There can be multiple solutions probabaly, for one example with a subquery you can use the following:

 

select concat(cast(sum(CustFirstNameNullCheck) as bigint),' (nulls)') as CustFirstName, concat(cast(sum(CustLastNameNullCheck) as bigint),' (nulls)') as CustLastName from (select CASE WHEN CustFirstName is null then 1 else 0 end CustFirstNameNullCheck, CASE WHEN CustLastName is null then 1 else 0 end CustLastNameNullCheck from SchemaName.DbName WHERE Date = '2023-03-15') a;

 Hope this helps.

Best regards, Miklos

View solution in original post

6 REPLIES 6

avatar
Community Manager

@Supernova Welcome to the Cloudera Community!

To help you get the best possible solution, I have tagged our Hive experts @Shmoo and @mszurap  who may be able to assist you further.

Please keep us updated on your post, and we hope you find a satisfactory solution to your query.


Regards,

Diana Torres,
Community Moderator


Was your question answered? Make sure to mark the answer as the accepted solution.
If you find a reply useful, say thanks by clicking on the thumbs up button.
Learn more about the Cloudera Community:

avatar

Hive @Supernova ,

There can be multiple solutions probabaly, for one example with a subquery you can use the following:

 

select concat(cast(sum(CustFirstNameNullCheck) as bigint),' (nulls)') as CustFirstName, concat(cast(sum(CustLastNameNullCheck) as bigint),' (nulls)') as CustLastName from (select CASE WHEN CustFirstName is null then 1 else 0 end CustFirstNameNullCheck, CASE WHEN CustLastName is null then 1 else 0 end CustLastNameNullCheck from SchemaName.DbName WHERE Date = '2023-03-15') a;

 Hope this helps.

Best regards, Miklos

avatar
Contributor

Thanks so much, @mszurap!
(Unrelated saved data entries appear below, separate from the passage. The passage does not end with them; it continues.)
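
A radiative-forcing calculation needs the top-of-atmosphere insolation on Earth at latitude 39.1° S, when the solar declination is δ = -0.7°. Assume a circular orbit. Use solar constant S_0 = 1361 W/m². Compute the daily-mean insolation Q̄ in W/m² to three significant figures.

cos h₀ = −tan(-39.1°) tan(-0.700°) = -0.0099, h₀ = 1.5807 rad.
Bracket: h₀ sin ϕ sin δ + cos ϕ cos δ sin h₀ = 1.5807×-0.63068×-0.01222 + 0.77605×0.99993×0.99995 = 0.012182 + 0.775957 = 0.788139.
Q̄ = (S_0/π) × [bracket] = (1361/π) × 0.788139 = 341.4 W/m².

Q̄ ≈ 341 W/m²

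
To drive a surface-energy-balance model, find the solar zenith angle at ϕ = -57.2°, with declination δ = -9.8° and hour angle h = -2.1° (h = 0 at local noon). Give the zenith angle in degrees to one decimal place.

θ_z = 47.4°

cos θ_z = sin ϕ sin δ + cos ϕ cos δ cos h = 0.143072 + 0.533445 = 0.676517.
θ_z = arccos(0.676517) = 47.4°.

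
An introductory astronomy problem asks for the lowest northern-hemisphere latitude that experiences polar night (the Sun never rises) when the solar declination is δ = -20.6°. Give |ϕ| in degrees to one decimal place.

Polar night requires cos h₀ = −tan ϕ tan δ ≥ 1, i.e. tan ϕ tan δ ≤ −1.
The boundary is |tan ϕ| · |tan δ| = 1, so |ϕ| = 90° − |δ| = 90° − 20.6° = 69.4° in the northern hemisphere.

|ϕ| = 69.4°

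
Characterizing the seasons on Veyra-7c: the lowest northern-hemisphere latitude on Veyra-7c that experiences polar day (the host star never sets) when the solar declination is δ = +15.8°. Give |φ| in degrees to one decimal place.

Polar day requires cos H₀ = −tan φ tan δ ≤ −1, i.e. tan φ tan δ ≥ 1.
The boundary is |tan φ| · |tan δ| = 1, so |φ| = 90° − |δ| = 90° − 15.8° = 74.2° in the northern hemisphere.

|φ| = 74.2°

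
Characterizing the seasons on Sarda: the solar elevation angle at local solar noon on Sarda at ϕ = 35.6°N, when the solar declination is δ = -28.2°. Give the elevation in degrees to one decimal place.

At local noon the hour angle is zero, so the zenith angle equals |ϕ − δ| = |+35.6° − (-28.200°)| = 63.800°.
Elevation = 90° − 63.800° = 26.2°.

26.2°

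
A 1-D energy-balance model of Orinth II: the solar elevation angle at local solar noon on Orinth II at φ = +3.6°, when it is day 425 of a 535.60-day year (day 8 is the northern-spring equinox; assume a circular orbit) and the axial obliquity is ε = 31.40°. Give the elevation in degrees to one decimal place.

55.6°

Solar longitude: λ_s = 360° × (425 − 8)/535.60 = 280.284°.
sin δ = sin 31.40° × sin 280.284° = -0.51264, so δ = -30.840°.
At local noon the hour angle is zero, so the zenith angle equals |φ − δ| = |+3.6° − (-30.840°)| = 34.440°.
Elevation = 90° − 34.440° = 55.6°.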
Your query worked amazingly efficient!

avatar

Great, glad to hear that it was helpful.

Actually I was thinking about using the NVL function, but in Hive that does not offer a value for the "else" part, like Impala's NVL2 funcion:

https://impala.apache.org/docs/build/asf-site-html/topics/impala_conditional_functions.html#conditio...

 

with that the query would be much simpler (no need for CASE WHEN ... THEN ... ELSE ... END), just a "NVL2(CustFirstName, 0, 1)
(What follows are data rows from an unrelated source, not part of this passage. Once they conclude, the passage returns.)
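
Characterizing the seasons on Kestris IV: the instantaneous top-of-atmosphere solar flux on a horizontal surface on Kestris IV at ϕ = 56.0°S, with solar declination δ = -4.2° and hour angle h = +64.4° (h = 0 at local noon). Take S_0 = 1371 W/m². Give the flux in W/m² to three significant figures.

414 W/m²

cos θ_z = sin ϕ sin δ + cos ϕ cos δ cos h = 0.060717 + 0.240970 = 0.301687.
Flux = S_0 · cos θ_z = 1371 × 0.301687 = 413.6 W/m².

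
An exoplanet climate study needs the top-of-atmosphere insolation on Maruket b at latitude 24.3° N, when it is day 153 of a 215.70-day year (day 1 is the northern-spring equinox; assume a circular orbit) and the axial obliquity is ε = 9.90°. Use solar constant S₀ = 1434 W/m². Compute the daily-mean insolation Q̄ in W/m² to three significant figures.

Solar longitude: λ_s = 360° × (153 − 1)/215.70 = 253.686°.
sin δ = sin 9.90° × sin 253.686° = -0.16501, so δ = -9.498°.
cos H₀ = −tan(+24.3°) tan(-9.498°) = 0.0755, H₀ = 1.4952 rad.
Bracket: H₀ sin φ sin δ + cos φ cos δ sin H₀ = 1.4952×0.41151×-0.16501 + 0.91140×0.98629×0.99714 = -0.101529 + 0.896334 = 0.794805.
Q̄ = (S₀/π) × [bracket] = (1434/π) × 0.794805 = 362.8 W/m².

Q̄ ≈ 363 W/m²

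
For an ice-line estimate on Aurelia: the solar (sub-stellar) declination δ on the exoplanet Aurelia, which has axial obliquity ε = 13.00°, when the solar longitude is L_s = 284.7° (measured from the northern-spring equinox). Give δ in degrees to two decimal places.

δ = -12.57°

sin δ = sin ε · sin L_s = sin 13.00° × sin 284.7° = -0.217588.
δ = arcsin(-0.217588) = -12.57°.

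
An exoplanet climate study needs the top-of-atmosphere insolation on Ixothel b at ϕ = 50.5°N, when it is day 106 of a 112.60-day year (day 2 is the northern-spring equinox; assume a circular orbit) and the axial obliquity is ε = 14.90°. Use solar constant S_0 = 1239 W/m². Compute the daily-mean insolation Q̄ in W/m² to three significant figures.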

SELECT NVL2('ABC', 'Is Not Null', 'Is Null'); -- Returns 'Is Not Null'

Again, this is for Impala, Hive does not have this function unfortunately.

avatar
Contributor

Thanks for the info! I am educating myself and certainly appreciate it. 
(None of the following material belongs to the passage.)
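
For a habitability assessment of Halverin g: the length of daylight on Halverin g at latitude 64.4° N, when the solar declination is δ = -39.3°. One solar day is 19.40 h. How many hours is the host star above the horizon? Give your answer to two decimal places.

cos h₀ = −tan ϕ · tan δ = 1.7083 ≥ 1, so the host star never rises (polar night) and h₀ = 0.
Daylight = 2h₀/(2π) × 19.40 h = (0.0000/π) × 19.40 = 0.00 h.

0.00 h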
Using NVL2, it looks like it either returns a 0 if a null is found, or the specified expression in the argument.

 

Even if I used Impala, NVL2 wouldn't work for me- as I need(and expect) the specific number count of null records across given columns, right? Just wondering. Thanks again!

avatar

I assume you meant NVL function returns 0 or 1 if a null is found, or the specified expression in the argument - when using Hive.

With Impala and NVL2 you would still need to have the outer query to "sum" up all the 1 values what we have mapped from the column value (from their real value to 0 or to 1). It would just be a bit nicer, but no real change.